As the platform expanded across multiple products, workflows and customer types, maintaining consistency became increasingly difficult.
Teams were solving similar problems repeatedly. Design patterns evolved independently. Accessibility standards varied between features. Engineering teams often interpreted the same requirement differently.
The issue wasn’t a lack of good design.
The issue was a lack of shared foundations.
Without a common system, every new feature increased complexity, design debt and implementation effort.
The challenge was creating a foundation capable of supporting future growth while improving consistency, accessibility and development efficiency across the platform.
One of the biggest shifts in my thinking was recognising that individual screens were no longer the most important design deliverable.
As the platform matured, the real opportunity was creating systems that allowed teams to make better decisions repeatedly and consistently.
Rather than focusing on isolated features, I approached the work as a platform-wide foundation.
The goal was to create a shared language between design and engineering while reducing duplication, increasing accessibility and improving long-term scalability.
Key goals included:
• Improving consistency across products
• Reducing design and engineering duplication
• Strengthening accessibility standards
• Accelerating product development
• Creating a shared implementation language
• Supporting future platform growth

Every decision was guided by a simple question:
Would this make future work easier, faster and more consistent?
Building semantic foundations
Rather than relying on component-specific styling, I introduced semantic design tokens that reflected product intent rather than visual appearance.
This created a more flexible foundation capable of supporting future themes and product evolution.
Connecting design to implementation
One of the biggest sources of inconsistency often occurs during handoff.
I introduced a scalable variable architecture that aligned design decisions directly with implementation, reducing interpretation and improving consistency across teams.
Prioritising accessibility from the start
Accessibility is often treated as a later enhancement.
I deliberately approached it as a foundational requirement.
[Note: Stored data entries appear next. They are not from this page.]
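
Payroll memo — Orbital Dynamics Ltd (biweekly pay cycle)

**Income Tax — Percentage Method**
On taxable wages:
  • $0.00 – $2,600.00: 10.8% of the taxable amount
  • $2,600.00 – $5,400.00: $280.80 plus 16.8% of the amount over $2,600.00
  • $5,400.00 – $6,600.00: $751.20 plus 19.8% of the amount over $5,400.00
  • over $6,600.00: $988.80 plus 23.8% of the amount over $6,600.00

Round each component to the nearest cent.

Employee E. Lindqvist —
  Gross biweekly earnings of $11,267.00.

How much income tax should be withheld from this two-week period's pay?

Income Tax: taxable = $11,267.00
  $988.80 + 23.8% × ($11,267.00 − $6,600.00) = $988.80 + 23.8% × $4,667.00 = $2,099.55

$2,099.55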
This influenced colour systems, typography, component behaviour and interaction patterns from the beginning rather than retrofitting accessibility later.
Creating a shared language
The most valuable outcome wasn’t a component library.
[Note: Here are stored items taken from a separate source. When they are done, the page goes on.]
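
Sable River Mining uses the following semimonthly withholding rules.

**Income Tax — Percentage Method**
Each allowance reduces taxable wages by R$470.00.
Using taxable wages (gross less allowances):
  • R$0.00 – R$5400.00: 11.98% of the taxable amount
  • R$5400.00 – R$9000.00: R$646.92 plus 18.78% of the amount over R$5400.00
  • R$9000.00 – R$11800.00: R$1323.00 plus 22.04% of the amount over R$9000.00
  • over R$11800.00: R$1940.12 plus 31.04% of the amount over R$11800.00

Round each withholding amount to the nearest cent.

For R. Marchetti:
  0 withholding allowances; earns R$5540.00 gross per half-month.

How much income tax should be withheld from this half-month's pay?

Income Tax: taxable = R$5540.00
  R$646.92 + 18.78% × (R$5540.00 − R$5400.00) = R$646.92 + 18.78% × R$140.00 = R$673.21

R$673.21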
It was a common vocabulary that allowed designers and engineers to discuss problems, solutions and implementation using the same framework.
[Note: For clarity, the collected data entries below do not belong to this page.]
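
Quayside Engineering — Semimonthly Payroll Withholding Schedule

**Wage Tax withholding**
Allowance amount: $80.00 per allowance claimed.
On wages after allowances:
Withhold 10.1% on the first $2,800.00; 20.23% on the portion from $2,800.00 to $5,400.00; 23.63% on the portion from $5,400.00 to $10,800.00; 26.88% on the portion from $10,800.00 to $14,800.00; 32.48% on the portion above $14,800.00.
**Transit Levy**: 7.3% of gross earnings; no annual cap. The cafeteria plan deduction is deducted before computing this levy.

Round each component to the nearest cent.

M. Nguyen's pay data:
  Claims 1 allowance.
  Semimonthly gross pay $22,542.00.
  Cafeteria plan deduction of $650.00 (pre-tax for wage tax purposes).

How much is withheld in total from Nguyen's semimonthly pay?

$7,035.62

Wage Tax: taxable = $22,542.00 − $650.00 − 1×$80.00 = $21,812.00
  $3,160.00 + 32.48% × ($21,812.00 − $14,800.00) = $3,160.00 + 32.48% × $7,012.00 = $5,437.50
Transit Levy: 7.3% × $21,892.00 = $1,598.12
Total: $5,437.50 + $1,598.12 = $7,035.62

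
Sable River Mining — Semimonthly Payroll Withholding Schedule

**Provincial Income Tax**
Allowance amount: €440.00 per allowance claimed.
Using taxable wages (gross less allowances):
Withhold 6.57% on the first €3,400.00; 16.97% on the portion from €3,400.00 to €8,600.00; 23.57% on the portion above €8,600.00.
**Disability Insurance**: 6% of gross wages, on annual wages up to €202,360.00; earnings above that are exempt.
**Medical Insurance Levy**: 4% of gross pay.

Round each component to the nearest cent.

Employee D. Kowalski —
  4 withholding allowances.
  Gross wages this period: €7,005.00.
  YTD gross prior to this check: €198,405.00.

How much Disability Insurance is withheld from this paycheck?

Disability Insurance: cap €202,360.00 − YTD €198,405.00 = €3,955.00 subject; 6% × €3,955.00 = €237.30

€237.30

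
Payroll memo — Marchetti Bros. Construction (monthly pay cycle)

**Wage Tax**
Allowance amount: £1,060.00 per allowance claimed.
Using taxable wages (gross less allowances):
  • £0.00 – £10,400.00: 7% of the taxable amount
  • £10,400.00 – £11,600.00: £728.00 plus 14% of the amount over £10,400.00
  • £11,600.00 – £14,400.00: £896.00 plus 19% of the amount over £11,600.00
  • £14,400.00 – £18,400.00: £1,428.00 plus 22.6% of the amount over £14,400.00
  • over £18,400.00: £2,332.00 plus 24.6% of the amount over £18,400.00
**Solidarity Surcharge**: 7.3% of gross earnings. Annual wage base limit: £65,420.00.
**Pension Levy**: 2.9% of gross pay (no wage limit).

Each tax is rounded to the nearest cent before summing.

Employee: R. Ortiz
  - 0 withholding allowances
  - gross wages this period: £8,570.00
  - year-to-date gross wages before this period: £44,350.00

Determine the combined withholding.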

The final foundation combined design standards, accessibility principles and implementation guidance into a scalable system designed to support future product development.
The system included:
• Semantic design tokens
• Colour foundations
• Typography scales
• Spacing systems
• Reusable components
• Form patterns
• Navigation patterns
• Data display patterns
• Feedback and status components
• Accessibility standards
• Documentation and implementation guidance
Rather than prescribing individual screen designs, the system provided teams with the building blocks required to create consistent experiences across the platform.
My goal wasn’t to build a component library.
It was to create a system that made good decisions easier to repeat.
Looking back, the biggest success wasn’t the number of components created.
It was changing how teams approached product development.
The platform moved away from designing individual screens in isolation and towards building reusable systems capable of supporting long-term growth.
Benefits included:
• Greater consistency across products
• Reduced design and engineering duplication
• Stronger accessibility standards
• Faster implementation of new features
• Improved collaboration between teams
• Increased confidence when scaling the platform
This project reinforced something I’ve learned throughout my career:
Great products aren’t built from individual screens.
They’re built from systems that help teams make consistently good decisions over time.